1923 Ağustos'unda seçimlerin yenilenmesiyle oluşan İkinci Dönem TBMM'de, Yunan işgalinden temizlenmesinde büyük yarar sağladığı İzmir'in milletvekili olarak yer aldı. Aynı zamanda da 5'nci Kolordu Komutanı olarak görev yapmaya devam etti. Hem askerlik, hem de milletvekilliği işlerinin aynı anda yapılmasının zor olması sebebiyle, bu hususla ilgili Meclis tarafından bir karar çıkarılmasını sağlayan Gazi Mustafa Kemal Paşa'nın da tavsiyesiyle, vekillikten ayrılarak komutan olarak orduda kaldı.
1924 yılında 2'nci Ordu Komutanlığı'na atanan Korgeneral Fahrettin Paşa, 30 Ağustos 1926 tarihinde "Orgeneral" oldu. 1930 yılında yaşanan ve ülke tarihine kara bir leke olarak düşen "Menemen Olayı"ndan sonra Menemen, Balıkesir ve Manisa havalisinde ilan edilen sıkıyönetim halinin komutanlığına getirildi. 1933 yılında 1'nci Ordu Komutanlığı'na atandı.

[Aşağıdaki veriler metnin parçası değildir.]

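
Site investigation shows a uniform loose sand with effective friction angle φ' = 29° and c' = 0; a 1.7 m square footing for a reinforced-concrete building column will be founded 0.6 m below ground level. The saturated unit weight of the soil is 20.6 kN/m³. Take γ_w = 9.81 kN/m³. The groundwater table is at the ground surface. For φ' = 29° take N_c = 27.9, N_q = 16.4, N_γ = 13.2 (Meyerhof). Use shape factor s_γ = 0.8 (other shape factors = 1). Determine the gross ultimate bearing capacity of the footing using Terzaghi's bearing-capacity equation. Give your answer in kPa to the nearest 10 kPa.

With the water table at the surface the whole profile is submerged: γ' = 20.6 − 9.81 = 10.79 kN/m³, so q = γ'·D_f = 6.474 kPa; the same γ' applies in the ½γBN_γ term.
q_ult = q·N_q + 0.5·γ·B·N_γ·s_γ
     = 6.474 × 16.4 + 0.5 × 10.79 × 1.7 × 13.2 × 0.8
     = 106.17 + 96.851 = 203.02 kPa.

q_ult ≈ 200 kPa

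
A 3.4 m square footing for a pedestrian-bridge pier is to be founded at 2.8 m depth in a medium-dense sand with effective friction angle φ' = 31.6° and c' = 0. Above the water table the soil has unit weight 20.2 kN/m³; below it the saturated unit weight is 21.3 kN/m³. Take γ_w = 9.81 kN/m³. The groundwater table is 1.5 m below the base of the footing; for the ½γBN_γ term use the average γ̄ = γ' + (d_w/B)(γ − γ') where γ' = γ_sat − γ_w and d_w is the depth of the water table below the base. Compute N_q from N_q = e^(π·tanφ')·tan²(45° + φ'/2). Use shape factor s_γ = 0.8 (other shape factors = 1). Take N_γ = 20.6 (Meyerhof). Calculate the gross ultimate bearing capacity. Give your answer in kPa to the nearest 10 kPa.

q_ult ≈ 1680 kPa

tan31.6° = 0.6152, so N_q = e^(π×0.6152)·tan²(60.8°) = 6.908 × 3.202 = 22.12.
Effective surcharge at the founding depth q = γ·D_f = 20.2 × 2.8 = 56.56 kPa.
With d_w = 1.5 m < B, γ̄ = 11.49 + (1.5/3.4) × (20.2 − 11.49) = 15.333 kN/m³.
q_ult = q·N_q + 0.5·γ·B·N_γ·s_γ
     = 56.56 × 22.117 + 0.5 × 15.333 × 3.4 × 20.6 × 0.8
     = 1251 + 429.56 = 1680.5 kPa.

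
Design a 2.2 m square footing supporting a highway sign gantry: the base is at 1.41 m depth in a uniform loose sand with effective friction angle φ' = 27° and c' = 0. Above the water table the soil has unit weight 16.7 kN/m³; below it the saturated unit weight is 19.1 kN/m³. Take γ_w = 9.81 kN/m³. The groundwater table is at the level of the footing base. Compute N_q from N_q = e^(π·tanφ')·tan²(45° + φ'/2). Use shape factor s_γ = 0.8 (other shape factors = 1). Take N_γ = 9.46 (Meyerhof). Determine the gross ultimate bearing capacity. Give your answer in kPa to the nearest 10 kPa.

q_ult ≈ 390 kPa

tan27° = 0.5095, so N_q = e^(π×0.5095)·tan²(58.5°) = 4.957 × 2.663 = 13.2.
Effective surcharge at the founding depth q = γ·D_f = 16.7 × 1.41 = 23.547 kPa.
The water table coincides with the base, so in the self-weight term γ → γ' = 9.29 kN/m³.
q_ult = q·N_q + 0.5·γ·B·N_γ·s_γ
     = 23.547 × 13.199 + 0.5 × 9.29 × 2.2 × 9.46 × 0.8
     = 310.8 + 77.337 = 388.14 kPa.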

Orgeneral Fahrettin Paşa, 1934 yılında Sovyetler Birliği'nde yapılan Kızıl Ordu manevralarına, Türkiye'den gidecek askeri heyete başkanlık ederek katılımda bulundu. Bu manevralara, Türkiye'den başka hiçbir ülke davet edilmemişti.

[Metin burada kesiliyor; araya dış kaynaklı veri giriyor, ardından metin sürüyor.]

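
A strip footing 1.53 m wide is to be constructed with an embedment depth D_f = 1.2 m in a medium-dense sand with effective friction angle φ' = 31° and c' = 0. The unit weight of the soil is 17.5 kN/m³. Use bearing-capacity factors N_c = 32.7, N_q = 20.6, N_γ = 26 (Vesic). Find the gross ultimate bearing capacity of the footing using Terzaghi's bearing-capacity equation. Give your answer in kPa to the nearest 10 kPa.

Effective surcharge at the founding depth q = γ·D_f = 17.5 × 1.2 = 21 kPa.
q_ult = q·N_q + 0.5·γ·B·N_γ
     = 21 × 20.6 + 0.5 × 17.5 × 1.53 × 26
     = 432.6 + 348.08 = 780.68 kPa.

q_ult ≈ 780 kPa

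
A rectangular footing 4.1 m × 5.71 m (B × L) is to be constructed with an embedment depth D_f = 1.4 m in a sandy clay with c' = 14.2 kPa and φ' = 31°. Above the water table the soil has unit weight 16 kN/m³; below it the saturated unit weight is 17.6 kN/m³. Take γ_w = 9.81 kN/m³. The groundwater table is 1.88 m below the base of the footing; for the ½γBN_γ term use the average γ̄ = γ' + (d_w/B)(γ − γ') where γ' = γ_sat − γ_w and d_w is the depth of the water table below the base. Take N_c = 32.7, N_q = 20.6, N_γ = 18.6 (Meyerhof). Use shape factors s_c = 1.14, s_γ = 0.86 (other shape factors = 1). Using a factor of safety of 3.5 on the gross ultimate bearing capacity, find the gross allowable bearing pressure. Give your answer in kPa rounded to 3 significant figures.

Overburden at base level: q = 16 × 1.4 = 22.4 kPa.
The water table is 1.88 m below the base (< B = 4.1 m), so the ½γBN_γ term uses γ̄ = γ' + (d_w/B)(γ − γ') = 7.79 + (1.88/4.1)(16 − 7.79) = 11.555 kN/m³.
Cohesion term c·N_c·s_c = 14.2 × 32.7 × 1.14 = 529.35 kPa; surcharge term q·N_q = 22.4 × 20.6 = 461.44 kPa; self-weight term 0.5·γ·B·N_γ·s_γ = 0.5 × 11.555 × 4.1 × 18.6 × 0.86 = 378.9 kPa.
q_ult = 529.35 + 461.44 + 378.9 = 1369.7 kPa.
q_all = 1369.7 / 3.5 = 391.34 kPa.

q_all ≈ 391 kPa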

Yine 1934 yılı içerisinde, İran ve Afganistan arasında yaşanan sınır anlaşmazlığında, hakemlik yapma görevini üstlendi. "Atabay Hakemliği" adı verilen bir rapor hazırlayarak, günümüzün İran-Afganistan sınırının güney tarafının çizilmesini sağladı.
İzmir'deki Altay Spor Kulübü'nü ziyareti sırasında Mustafa Kemal Atatürk ile birlikte İngiltere-Altay maçını izlemişlerdi. 1934 yılında Soyadı Kanunu'nun çıktığı günlerde İran'da olması sebebiyle Atatürk kendisine bu anıya istinaden "Altay" soyadını vermişti.
10 Kasım 1938'de Gazi Mustafa Kemal Atatürk'ün ölümü sonrasında gerçekleştirilen cenaze törenine komutan olarak tayin edilen Orgeneral Fahrettin Altay Paşa, Yüksek Askeri Şura üyesi iken, 15 Temmuz 1945 tarihinde yaş haddinden emekliye ayrıldı.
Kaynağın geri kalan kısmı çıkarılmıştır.